A crisis of ideologies


I find it darkly amusing that neoliberalism and neoconservatism are losing legitimacy by the day, while political leaders and the corporate media warn of the disintegration of the “western-liberal-order.” That these two ruling ideologies are imploding says a lot about short-sightedness of our ruling elite, who are panicking as the damage becomes harder to ignore.

The best example of this serial failure is Trump’s trade war with China.

Neoliberals imagined that they could outsource American manufacturing to China and take full advantage of this labor-arbitrage scheme to maximize their stock portfolios while American workers could pound sand.

Didn’t work out that way, did it?

Trump’s election seems to be in part due to the blow-back from these neglected workers, who’ve watched as both parties encouraged the corporate off-shoring of their middle-class jobs and accompanying destruction of their town and cities.

And Apple betting the store on China for their supply chain and for sales, and then having both bets explode at the same time, seems like a well-deserved fuck-you to forty years of deindustrialization and neoliberal triumphalism.

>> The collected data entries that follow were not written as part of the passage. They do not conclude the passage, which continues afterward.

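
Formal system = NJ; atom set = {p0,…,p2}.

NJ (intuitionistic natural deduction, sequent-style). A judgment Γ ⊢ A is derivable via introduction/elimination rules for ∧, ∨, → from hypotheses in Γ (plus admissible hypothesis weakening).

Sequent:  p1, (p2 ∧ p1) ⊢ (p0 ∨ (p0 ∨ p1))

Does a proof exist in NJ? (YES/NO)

Proof tree:
[∨I₂] p1, (p2 ∧ p1) ⊢ (p0 ∨ (p0 ∨ p1))
  [∨I₂] p1, (p2 ∧ p1) ⊢ (p0 ∨ p1)
    [Wk] p1, (p2 ∧ p1) ⊢ p1
      [Ax] p1 ⊢ p1

Result: YES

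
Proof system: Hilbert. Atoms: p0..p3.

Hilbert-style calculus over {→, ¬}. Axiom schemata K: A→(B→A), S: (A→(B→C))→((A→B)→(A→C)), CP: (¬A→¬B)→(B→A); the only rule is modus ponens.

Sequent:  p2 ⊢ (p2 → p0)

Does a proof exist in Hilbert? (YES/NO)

Truth-table refutation:
  v=0000: Γ:[p2=F] Δ:[(p2 → p0)=T] refutes=False
  v=0001: Γ:[p2=F] Δ:[(p2 → p0)=T] refutes=False
  v=0010: Γ:[p2=T] Δ:[(p2 → p0)=F] refutes=True  ← countermodel

Result: NO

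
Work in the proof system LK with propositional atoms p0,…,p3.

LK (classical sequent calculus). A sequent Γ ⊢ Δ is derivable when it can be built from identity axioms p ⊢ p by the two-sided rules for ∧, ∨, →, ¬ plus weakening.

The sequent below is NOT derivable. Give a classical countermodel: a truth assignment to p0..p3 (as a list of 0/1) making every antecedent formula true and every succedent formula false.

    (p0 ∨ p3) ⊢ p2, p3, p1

Search for a countermodel by truth-table:
  v=0000: Γ:[(p0 ∨ p3)=F] Δ:[p2=F, p3=F, p1=F] refutes=False
  v=0001: Γ:[(p0 ∨ p3)=T] Δ:[p2=F, p3=T, p1=F] refutes=False
  v=0010: Γ:[(p0 ∨ p3)=F] Δ:[p2=T, p3=F, p1=F] refutes=False
  v=0011: Γ:[(p0 ∨ p3)=T] Δ:[p2=T, p3=T, p1=F] refutes=False
  v=0100: Γ:[(p0 ∨ p3)=F] Δ:[p2=F, p3=F, p1=T] refutes=False
  v=0101: Γ:[(p0 ∨ p3)=T] Δ:[p2=F, p3=T, p1=T] refutes=False
  v=0110: Γ:[(p0 ∨ p3)=F] Δ:[p2=T, p3=F, p1=T] refutes=False
  v=0111: Γ:[(p0 ∨ p3)=T] Δ:[p2=T, p3=T, p1=T] refutes=False
  v=1000: Γ:[(p0 ∨ p3)=T] Δ:[p2=F, p3=F, p1=F] refutes=True  ← countermodel

Result: [1, 0, 0, 0]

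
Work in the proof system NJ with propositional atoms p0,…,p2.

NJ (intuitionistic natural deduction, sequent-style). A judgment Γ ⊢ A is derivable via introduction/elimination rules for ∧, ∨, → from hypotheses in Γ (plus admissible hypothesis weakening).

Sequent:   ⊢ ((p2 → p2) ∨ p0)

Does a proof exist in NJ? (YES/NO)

Derivation (root first):
[∨I₁]  ⊢ ((p2 → p2) ∨ p0)
  [→I]  ⊢ (p2 → p2)
    [Ax] p2 ⊢ p2

Result: YES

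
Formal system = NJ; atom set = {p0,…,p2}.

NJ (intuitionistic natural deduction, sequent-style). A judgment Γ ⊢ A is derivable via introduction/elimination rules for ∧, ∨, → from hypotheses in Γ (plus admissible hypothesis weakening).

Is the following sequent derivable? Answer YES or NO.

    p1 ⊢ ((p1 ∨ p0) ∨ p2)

Derivation trace:
[∨I₁] p1 ⊢ ((p1 ∨ p0) ∨ p2)
  [∨I₁] p1 ⊢ (p1 ∨ p0)
    [Ax] p1 ⊢ p1

Result: YES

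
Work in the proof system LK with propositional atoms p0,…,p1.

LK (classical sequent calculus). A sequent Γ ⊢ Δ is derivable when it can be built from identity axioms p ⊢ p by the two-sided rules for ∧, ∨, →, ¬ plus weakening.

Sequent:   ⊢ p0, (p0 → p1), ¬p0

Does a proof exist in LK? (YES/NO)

Derivation (root first):
[¬R]  ⊢ p0, (p0 → p1), ¬p0
  [→R] p0 ⊢ p0, (p0 → p1)
    [WL] p0, p0 ⊢ p0, p1
      [WR] p0 ⊢ p0, p1
        [Ax] p0 ⊢ p0

Result: YES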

Meanwhile, neoconservatives thought that they could create a cadre of comprador millionaires they could control, never imagining that the Chinese had other ideas. And, recently their non-stop hostility towards Russia, perversely, drove Russia and China into an anti-US alliance, violating centuries of realpolitik guidelines about keeping enemies divided.

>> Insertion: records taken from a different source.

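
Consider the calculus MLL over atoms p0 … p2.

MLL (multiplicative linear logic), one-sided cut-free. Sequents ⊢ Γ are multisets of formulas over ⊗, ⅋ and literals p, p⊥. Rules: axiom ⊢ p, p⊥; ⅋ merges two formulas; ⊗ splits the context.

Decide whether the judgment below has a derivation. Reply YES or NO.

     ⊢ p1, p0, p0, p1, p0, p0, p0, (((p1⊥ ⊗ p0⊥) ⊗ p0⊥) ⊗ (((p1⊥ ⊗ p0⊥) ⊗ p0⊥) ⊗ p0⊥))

Derivation (root first):
[⊗]  ⊢ p1, p0, p0, p1, p0, p0, p0, (((p1⊥ ⊗ p0⊥) ⊗ p0⊥) ⊗ (((p1⊥ ⊗ p0⊥) ⊗ p0⊥) ⊗ p0⊥))
  [⊗]  ⊢ p1, p0, p0, ((p1⊥ ⊗ p0⊥) ⊗ p0⊥)
    [⊗]  ⊢ p1, p0, (p1⊥ ⊗ p0⊥)
      [Ax]  ⊢ p1, p1⊥
      [Ax]  ⊢ p0, p0⊥
    [Ax]  ⊢ p0, p0⊥
  [⊗]  ⊢ p1, p0, p0, p0, (((p1⊥ ⊗ p0⊥) ⊗ p0⊥) ⊗ p0⊥)
    [⊗]  ⊢ p1, p0, p0, ((p1⊥ ⊗ p0⊥) ⊗ p0⊥)
      [⊗]  ⊢ p1, p0, (p1⊥ ⊗ p0⊥)
        [Ax]  ⊢ p1, p1⊥
        [Ax]  ⊢ p0, p0⊥
      [Ax]  ⊢ p0, p0⊥
    [Ax]  ⊢ p0, p0⊥

Result: YES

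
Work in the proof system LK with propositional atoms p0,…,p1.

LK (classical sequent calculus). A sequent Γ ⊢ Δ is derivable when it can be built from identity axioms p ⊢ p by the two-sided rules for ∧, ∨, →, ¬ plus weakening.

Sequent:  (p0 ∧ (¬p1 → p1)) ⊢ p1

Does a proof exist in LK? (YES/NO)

Derivation trace:
[∧L] (p0 ∧ (¬p1 → p1)) ⊢ p1
  [WL] (¬p1 → p1), p0 ⊢ p1
    [→L] (¬p1 → p1) ⊢ p1
      [¬R]  ⊢ p1, ¬p1
        [Ax] p1 ⊢ p1
      [Ax] p1 ⊢ p1

Result: YES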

Since the end of the Cold War the neocons have squandered all the good will that the US enjoyed with their never-ending series of conflicts. Despite a nearly sixfold increase in the frequency of its use of force, the US has clinched few, if any, decisive military victories in recent decades. Instead, US neocon instituted regime-change operations have aggravated the pathology of broken, corrupt, and dysfunctional politics across the region, from Afghanistan, to Iraq, to Libya, to Syria, where successive Republican and Democratic administrations have created ongoing quagmires.

Trump’s election seemed to signify a defeat for neoconservatism, as he rebuked decades of Republican foreign policy orthodoxy with his criticism of the invasion of Iraq. The neocons were exposed as charlatans, who lacked a clear constituency outside the rarified world of right-wing think-tanks.

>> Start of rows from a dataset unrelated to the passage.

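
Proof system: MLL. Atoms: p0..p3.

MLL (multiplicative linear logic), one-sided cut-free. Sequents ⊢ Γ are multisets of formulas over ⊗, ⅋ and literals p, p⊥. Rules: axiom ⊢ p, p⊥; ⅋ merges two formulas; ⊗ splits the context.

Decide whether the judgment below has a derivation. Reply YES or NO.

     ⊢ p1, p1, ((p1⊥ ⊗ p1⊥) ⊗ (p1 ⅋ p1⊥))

Derivation trace:
[⊗]  ⊢ p1, p1, ((p1⊥ ⊗ p1⊥) ⊗ (p1 ⅋ p1⊥))
  [⊗]  ⊢ p1, p1, (p1⊥ ⊗ p1⊥)
    [Ax]  ⊢ p1, p1⊥
    [Ax]  ⊢ p1, p1⊥
  [⅋]  ⊢ (p1 ⅋ p1⊥)
    [Ax]  ⊢ p1, p1⊥

Result: YES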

However, the neocons are anything if not resilient, with a corporate media fan-club that has allowed them to remain relevant in the face of Trump’s foreign policy apostasy, as the latest flip-flopping on US troop withdrawal from Syria demonstrates.

This poses an interesting question. Why would Republican politicians respond by once again seeking out the neocons’ counsel? Why, far less, would Democrats? And why would much of the news media, grappling with historic levels of public distrust, accept neoconservatives and neoconservatism as the baseline for foreign policy analysis?

Why indeed?

Back in March 2016, as Hillary Clinton’s campaign geared up to woo Republicans, one observer raised doubts: “Now that the neocons [have] been revealed as having no real grassroots to deliver, and that their actual constituency consists almost entirely of a handful of donors subsidizing a few dozen think tankers, journalists, and letterheads, why would Democrats want them back?” This insight might have benefitted the Clinton campaign, which lost the pivotal states of Pennsylvania, Michigan, and Wisconsin where communities suffered high casualties in Middle East wars criticized by Trump.

I firmly believe that the reason the neocon enjoy such oversized influence, despite a long track record of failure, is because both parties and the corporate media are always pro-war.

Thus, the Washington Post admonishes Trump not to listen to Kentucky Senator Rand Paul, and warns that–“In the run-up to 2020, Trump should realize that most Republicans—and most Americans—favor a robust U.S. foreign policy.”

Yeah, right. That’s why Trump was elected. Because Americans want more forever wars.

What’s the definition of insanity?

It won’t surprise you to learn that our elite have a response to their crisis of legitimacy.

The Russians did it.

Don’t laugh, there’s a method to the madness–to get us all scared about Russia–to deflect from real issues that the same elites who are sounding the alarm about Russia are responsible for. That goes double for the Democratic elites who lost an election to Donald Trump, got totally discredited and embarrassed, and had their agenda rejected by a sizeable amount of voters in the Rust Belt which has suffered from neoliberal policies.

Unfortunately, we can expect our elite to cling stubbornly to their ruling ideologies of neoliberalism and neoconservatism even as they stand in tatters. The problem is that this is the behavior of elites in fading empires, where societies schism into two unequal parts: a dominant minority that monopolizes the political system and its payoffs; and an internal “proletariat” that carries most of the costs of the existing order of things and is denied access to most of its benefits.

Unless something drastic happens in 2019, I expect both parties to offer the same policies that have devastated the country: more government largesse for the corporations and the rich, more austerity for everyone else, more malign neglect for the US infrastructure and our environment, more wars in the Middle-East, and more of a dangerous new Cold War against Russia.